Santa Clara County typically deals with one or two recall attempts in a year. So far this year, eight local officials — all school board members — have been targeted.

Paperwork for five recall attempts has been filed this year in San Francisco — the same number filed there during the previous 15 years. The two dueling campaigns to recall District Attorney Chesa Boudin and campaigns to recall three members of the San Francisco school board have all drawn publicity.

In the tiny industrial city of Vernon, south of downtown Los Angeles, two City Council members were ousted earlier this month during the city’s first recall election in modern memory. Come September, Vernon’s 120 registered voters will decide the fate of two more council members in a second recall election on Sept. 14.

That very day, Sonoma County voters will decide whether to recall their district attorney.

Local election officials and experts have cited publicity around the Newsom recall, as well as pandemic fallout and an increasing­ly combative national political atmosphere, as likely factors driving this year’s frenzy of local recalls.

“This is another way for the public to say, ‘We’re watching you, and we’re going to hold you accountabl­e,’” said Sacramento County elections chief Courtney Bailey-Kanelos.

Bailey-Kanelos’ office now fields roughly three times more recall inquiries than it has in the past.

The increase in recall attempts targeting local school board members has been “unpreceden­ted,” said California School Boards Associatio­n spokespers­on Troy Flint. School board members account for twothirds of the local officials targeted for recall this year, with many campaigns targeting multiple members of the same board.

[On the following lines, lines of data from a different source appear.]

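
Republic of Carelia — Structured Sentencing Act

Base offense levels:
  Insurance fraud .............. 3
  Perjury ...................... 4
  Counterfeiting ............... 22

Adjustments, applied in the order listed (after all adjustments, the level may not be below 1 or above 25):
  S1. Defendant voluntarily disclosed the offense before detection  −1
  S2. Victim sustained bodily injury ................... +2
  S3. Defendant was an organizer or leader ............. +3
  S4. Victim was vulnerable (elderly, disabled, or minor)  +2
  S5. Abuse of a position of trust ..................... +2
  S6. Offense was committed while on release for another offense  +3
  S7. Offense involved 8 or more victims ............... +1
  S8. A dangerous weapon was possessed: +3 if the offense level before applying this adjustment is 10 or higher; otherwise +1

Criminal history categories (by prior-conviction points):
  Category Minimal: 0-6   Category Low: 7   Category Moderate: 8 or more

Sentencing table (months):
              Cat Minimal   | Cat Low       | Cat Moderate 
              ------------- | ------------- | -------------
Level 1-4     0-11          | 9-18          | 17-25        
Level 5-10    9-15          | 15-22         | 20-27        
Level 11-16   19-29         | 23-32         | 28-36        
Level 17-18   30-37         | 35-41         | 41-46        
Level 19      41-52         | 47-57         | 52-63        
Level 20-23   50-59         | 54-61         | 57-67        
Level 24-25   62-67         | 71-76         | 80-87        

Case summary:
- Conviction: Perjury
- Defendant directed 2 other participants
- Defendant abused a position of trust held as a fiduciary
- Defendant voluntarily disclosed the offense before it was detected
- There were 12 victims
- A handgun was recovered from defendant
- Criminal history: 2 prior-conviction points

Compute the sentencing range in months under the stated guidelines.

Base offense level for perjury: 4.
S1 applies: 4 − 1 = 3.
S3 applies: 3 + 3 = 6.
S5 applies: 6 + 2 = 8.
S6 does not apply.
S7 applies: 8 + 1 = 9.
S8 applies (level before this adjustment is 9 < 10, so +1): 9 + 1 = 10.
Final offense level: 10.
Criminal history: 2 prior points → Category Minimal (0-6).
Level 10 falls in the 5-10 band.
Grid: Level 5-10 × Category Minimal = 9-15 months.

9-15 months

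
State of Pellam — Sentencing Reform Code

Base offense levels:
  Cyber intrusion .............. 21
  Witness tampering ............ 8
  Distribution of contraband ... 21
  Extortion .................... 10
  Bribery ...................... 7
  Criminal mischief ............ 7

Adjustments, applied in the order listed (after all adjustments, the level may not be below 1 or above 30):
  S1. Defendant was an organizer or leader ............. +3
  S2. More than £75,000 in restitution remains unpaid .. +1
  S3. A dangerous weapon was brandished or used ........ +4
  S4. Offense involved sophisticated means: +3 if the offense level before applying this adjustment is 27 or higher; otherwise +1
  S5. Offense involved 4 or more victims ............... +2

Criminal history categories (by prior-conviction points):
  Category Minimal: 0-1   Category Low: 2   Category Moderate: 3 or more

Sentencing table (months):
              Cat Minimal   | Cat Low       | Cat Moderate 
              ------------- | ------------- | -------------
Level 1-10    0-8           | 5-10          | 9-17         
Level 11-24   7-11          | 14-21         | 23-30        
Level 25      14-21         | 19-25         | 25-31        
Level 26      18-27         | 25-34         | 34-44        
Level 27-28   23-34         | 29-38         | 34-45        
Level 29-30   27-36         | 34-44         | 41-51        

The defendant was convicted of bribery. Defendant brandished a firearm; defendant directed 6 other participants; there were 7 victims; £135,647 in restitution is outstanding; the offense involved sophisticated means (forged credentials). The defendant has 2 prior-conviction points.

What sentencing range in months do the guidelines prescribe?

Base offense level for bribery: 7.
S1 applies: 7 + 3 = 10.
S2 applies: 10 + 1 = 11.
S3 applies: 11 + 4 = 15.
S4 applies (level before this adjustment is 15 < 27, so +1): 15 + 1 = 16.
S5 applies: 16 + 2 = 18.
Final offense level: 18.
Criminal history: 2 prior points → Category Low (2).
Level 18 falls in the 11-24 band.
Grid: Level 11-24 × Category Low = 14-21 months.

14-21 months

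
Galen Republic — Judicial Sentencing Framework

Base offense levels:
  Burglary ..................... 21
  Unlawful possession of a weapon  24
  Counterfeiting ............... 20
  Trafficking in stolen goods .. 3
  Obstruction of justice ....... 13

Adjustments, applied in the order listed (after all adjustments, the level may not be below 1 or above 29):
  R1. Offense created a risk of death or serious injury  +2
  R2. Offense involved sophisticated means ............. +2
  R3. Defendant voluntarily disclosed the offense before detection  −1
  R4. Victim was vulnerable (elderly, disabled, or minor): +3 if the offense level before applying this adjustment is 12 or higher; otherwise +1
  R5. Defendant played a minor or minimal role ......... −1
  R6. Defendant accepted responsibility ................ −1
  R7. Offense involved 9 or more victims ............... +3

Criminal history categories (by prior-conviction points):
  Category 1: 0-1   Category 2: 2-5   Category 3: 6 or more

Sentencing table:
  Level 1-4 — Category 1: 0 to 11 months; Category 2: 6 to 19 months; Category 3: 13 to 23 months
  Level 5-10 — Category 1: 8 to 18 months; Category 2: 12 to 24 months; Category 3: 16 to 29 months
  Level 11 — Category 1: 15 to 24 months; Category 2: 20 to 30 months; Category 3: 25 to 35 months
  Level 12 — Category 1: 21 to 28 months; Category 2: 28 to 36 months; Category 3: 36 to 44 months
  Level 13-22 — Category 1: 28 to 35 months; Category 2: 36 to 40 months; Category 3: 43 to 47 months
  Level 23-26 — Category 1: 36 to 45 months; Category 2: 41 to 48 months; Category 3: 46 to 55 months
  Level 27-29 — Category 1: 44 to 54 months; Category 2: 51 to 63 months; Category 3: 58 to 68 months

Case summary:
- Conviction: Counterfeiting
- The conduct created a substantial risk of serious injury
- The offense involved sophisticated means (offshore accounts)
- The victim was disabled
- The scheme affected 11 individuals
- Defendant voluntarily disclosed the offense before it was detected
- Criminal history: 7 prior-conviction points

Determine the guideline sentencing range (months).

58-68 months

Base offense level for counterfeiting: 20.
R1 applies: 20 + 2 = 22.
R2 applies: 22 + 2 = 24.
R3 applies: 24 − 1 = 23.
R4 applies (level before this adjustment is 23 ≥ 12, so +3): 23 + 3 = 26.
R5 does not apply.
R6 does not apply.
R7 applies: 26 + 3 = 29.
Final offense level: 29.
Criminal history: 7 prior points → Category 3 (6+).
Level 29 falls in the 27-29 band.
Grid: Level 27-29 × Category 3 = 58-68 months.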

It’s too soon to say whether the upswing in filed recall attempts will actually lead to more special elections later this year. More than a few of those 68 attempts have already fizzled. Several stalled out of the gate with filings that didn’t meet election code standards, while others failed to gather enough signatures during the requisite timeline.

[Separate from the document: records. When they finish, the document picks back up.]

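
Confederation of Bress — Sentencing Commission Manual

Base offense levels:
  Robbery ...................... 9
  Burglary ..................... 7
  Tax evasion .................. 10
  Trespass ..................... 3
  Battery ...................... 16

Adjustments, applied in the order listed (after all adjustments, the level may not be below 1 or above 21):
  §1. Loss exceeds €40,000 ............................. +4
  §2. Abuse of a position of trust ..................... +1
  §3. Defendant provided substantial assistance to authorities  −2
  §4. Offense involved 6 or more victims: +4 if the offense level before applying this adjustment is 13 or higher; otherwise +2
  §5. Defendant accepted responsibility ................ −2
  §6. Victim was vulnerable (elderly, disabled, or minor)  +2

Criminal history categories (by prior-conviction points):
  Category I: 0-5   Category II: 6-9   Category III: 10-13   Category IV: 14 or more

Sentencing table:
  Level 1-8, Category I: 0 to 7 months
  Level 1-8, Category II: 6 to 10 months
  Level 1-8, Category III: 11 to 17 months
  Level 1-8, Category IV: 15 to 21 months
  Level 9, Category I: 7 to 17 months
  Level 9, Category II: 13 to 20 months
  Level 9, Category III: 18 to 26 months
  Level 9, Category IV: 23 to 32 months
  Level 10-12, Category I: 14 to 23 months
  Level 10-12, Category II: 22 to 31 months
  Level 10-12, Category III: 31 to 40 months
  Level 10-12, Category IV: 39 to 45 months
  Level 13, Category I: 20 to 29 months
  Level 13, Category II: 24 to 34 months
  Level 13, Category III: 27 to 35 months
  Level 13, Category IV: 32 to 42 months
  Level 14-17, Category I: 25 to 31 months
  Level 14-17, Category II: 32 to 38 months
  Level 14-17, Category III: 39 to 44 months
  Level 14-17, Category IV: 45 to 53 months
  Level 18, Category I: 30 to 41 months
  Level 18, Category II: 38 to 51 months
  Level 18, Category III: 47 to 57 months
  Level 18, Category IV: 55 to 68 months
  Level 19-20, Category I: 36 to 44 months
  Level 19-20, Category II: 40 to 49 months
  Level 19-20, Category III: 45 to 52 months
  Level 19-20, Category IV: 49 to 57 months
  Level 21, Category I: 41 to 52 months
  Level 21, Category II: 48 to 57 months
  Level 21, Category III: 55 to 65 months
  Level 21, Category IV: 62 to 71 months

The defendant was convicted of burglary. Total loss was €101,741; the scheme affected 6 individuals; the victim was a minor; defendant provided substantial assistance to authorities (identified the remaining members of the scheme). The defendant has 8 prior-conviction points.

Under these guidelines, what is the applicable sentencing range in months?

Base offense level for burglary: 7.
§1 applies: 7 + 4 = 11.
§3 applies: 11 − 2 = 9.
§4 applies (level before this adjustment is 9 < 13, so +2): 9 + 2 = 11.
§5 does not apply.
§6 applies: 11 + 2 = 13.
Final offense level: 13.
Criminal history: 8 prior points → Category II (6-9).
Level 13 falls in the 13 band.
Grid: Level 13 × Category II = 24-34 months.

24-34 months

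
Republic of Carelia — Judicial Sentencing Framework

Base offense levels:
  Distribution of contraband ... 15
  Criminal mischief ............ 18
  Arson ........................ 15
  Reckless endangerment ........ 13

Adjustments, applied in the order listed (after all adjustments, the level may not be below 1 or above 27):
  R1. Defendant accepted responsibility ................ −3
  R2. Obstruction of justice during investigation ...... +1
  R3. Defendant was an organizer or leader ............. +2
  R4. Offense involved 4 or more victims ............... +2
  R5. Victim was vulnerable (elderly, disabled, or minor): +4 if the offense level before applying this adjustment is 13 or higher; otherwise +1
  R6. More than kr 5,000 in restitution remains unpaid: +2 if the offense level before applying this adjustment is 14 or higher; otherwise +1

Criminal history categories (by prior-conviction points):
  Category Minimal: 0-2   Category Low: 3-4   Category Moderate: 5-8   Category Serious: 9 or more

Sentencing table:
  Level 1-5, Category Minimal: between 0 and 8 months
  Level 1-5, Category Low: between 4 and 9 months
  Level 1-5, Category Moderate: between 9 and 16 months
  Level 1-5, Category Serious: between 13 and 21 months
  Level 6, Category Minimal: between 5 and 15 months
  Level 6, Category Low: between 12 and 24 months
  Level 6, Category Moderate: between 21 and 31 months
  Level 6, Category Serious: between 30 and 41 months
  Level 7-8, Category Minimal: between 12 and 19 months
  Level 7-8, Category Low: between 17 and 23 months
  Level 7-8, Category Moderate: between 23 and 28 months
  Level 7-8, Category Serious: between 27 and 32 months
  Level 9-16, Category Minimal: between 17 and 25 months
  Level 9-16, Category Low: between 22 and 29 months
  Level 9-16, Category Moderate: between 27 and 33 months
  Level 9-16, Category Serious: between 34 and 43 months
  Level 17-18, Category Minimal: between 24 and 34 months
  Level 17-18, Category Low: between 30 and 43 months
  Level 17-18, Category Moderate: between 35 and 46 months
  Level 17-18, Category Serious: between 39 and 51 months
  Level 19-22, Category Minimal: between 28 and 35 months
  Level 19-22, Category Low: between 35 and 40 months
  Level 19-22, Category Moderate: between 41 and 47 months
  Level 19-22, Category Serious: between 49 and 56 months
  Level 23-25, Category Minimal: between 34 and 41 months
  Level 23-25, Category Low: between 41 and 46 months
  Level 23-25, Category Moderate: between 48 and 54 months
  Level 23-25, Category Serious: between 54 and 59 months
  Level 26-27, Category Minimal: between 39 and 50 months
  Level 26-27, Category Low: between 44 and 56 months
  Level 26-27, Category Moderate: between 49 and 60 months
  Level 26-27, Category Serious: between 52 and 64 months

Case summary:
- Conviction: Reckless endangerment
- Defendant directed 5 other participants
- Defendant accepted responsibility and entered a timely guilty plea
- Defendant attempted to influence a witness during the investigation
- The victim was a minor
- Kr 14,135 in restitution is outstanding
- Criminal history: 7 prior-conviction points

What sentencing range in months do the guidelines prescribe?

Base offense level for reckless endangerment: 13.
R1 applies: 13 − 3 = 10.
R2 applies: 10 + 1 = 11.
R3 applies: 11 + 2 = 13.
R5 applies (level before this adjustment is 13 ≥ 13, so +4): 13 + 4 = 17.
R6 applies (level before this adjustment is 17 ≥ 14, so +2): 17 + 2 = 19.
Final offense level: 19.
Criminal history: 7 prior points → Category Moderate (5-8).
Level 19 falls in the 19-22 band.
Grid: Level 19-22 × Category Moderate = 41-47 months.

41-47 months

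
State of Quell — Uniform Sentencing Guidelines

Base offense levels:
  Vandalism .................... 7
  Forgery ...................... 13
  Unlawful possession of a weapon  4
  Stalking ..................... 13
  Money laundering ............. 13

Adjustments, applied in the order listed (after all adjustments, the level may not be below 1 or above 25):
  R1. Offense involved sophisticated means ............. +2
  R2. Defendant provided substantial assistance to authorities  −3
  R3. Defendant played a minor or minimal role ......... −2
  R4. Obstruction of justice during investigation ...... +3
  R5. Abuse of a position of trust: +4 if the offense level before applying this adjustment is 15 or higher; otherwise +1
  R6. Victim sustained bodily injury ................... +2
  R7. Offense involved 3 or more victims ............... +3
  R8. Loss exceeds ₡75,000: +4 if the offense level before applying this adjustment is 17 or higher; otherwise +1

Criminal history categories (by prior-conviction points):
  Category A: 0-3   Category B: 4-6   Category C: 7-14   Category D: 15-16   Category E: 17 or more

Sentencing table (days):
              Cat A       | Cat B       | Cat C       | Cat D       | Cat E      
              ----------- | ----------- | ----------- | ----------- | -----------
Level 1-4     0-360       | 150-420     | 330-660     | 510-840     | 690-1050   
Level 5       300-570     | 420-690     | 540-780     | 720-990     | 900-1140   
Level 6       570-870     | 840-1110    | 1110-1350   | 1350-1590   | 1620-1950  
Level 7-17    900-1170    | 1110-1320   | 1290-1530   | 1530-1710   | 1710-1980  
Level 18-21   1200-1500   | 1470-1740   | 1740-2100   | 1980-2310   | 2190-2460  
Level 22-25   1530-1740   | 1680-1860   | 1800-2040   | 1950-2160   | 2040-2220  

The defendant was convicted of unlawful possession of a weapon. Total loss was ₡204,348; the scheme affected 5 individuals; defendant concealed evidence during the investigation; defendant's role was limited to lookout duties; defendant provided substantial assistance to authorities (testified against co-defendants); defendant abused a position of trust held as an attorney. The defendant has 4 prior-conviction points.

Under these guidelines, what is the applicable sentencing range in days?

Base offense level for unlawful possession of a weapon: 4.
R1 does not apply.
R2 applies: 4 − 3 = 1.
R3 applies: 1 − 2 = -1.
R4 applies: -1 + 3 = 2.
R5 applies (level before this adjustment is 2 < 15, so +1): 2 + 1 = 3.
R7 applies: 3 + 3 = 6.
R8 applies (level before this adjustment is 6 < 17, so +1): 6 + 1 = 7.
Final offense level: 7.
Criminal history: 4 prior points → Category B (4-6).
Level 7 falls in the 7-17 band.
Grid: Level 7-17 × Category B = 1110-1320 days.

1110-1320 days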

Local recall proponents have 40 to 160 days to gather petition signatures, depending on the number of voters in a district. (Recall petitions must be signed in person.) That strict timeline is one of the biggest hurdles to successful­ly qualifying a recall attempt.

Recalls have been generally on the rise nationally since the 1980s, according to Joshua Spivak, a senior fellow at the Hugh L. Carey Institute for Government Reform at Wagner College and one of the nation’s leading experts on recalls. Spivak said the 2003 recall of California Gov. Gray Davis helped solidify the recall’s place in the public consciousn­ess.

“It’s permeated people’s minds that you could do this,” Spivak said. “So once you know you could do it, why not do it?”

The COVID-19 pandemic was listed as a factor in more than half of the recalls Ballotpedi­a tracked this year, the vast majority of which stemmed from anger over COVID-related closures or restrictio­ns.

As recall attempts proliferat­e, several experts and election officials said they were concerned about the potential strain on already overworked, understaff­ed local election department­s.

Sonoma County elections chief Deva Marie Proto said she worries about staff burnout and the toll on resources.

Along with a long-scheduled November district election, Sonoma County will be juggling the yet-tobe-scheduled Newsom recall and a Sept. 14 special election to recall Sonoma County District Attorney Jill Ravitch, an effort that qualified for the ballot in May.

That recall was bankrolled by a developer whose company was investigat­ed by Ravitch and the state attorney general’s office for allegedly leaving elder care home residents with no means to evacuate during a 2017 wildfire, resulting in a $500,000 settlement and five-year injunction.

The special election, which will come less than a year before a regularly scheduled election that Ravitch does not plan to run in, will cost the county approximat­ely $600,000 to $900,000.

All of this comes on the heels of 2020, which Proto described as “an absolutely extraordin­ary year” in terms of the extra work and stress placed on local election offices.

“And it’s not slowing down,” she said.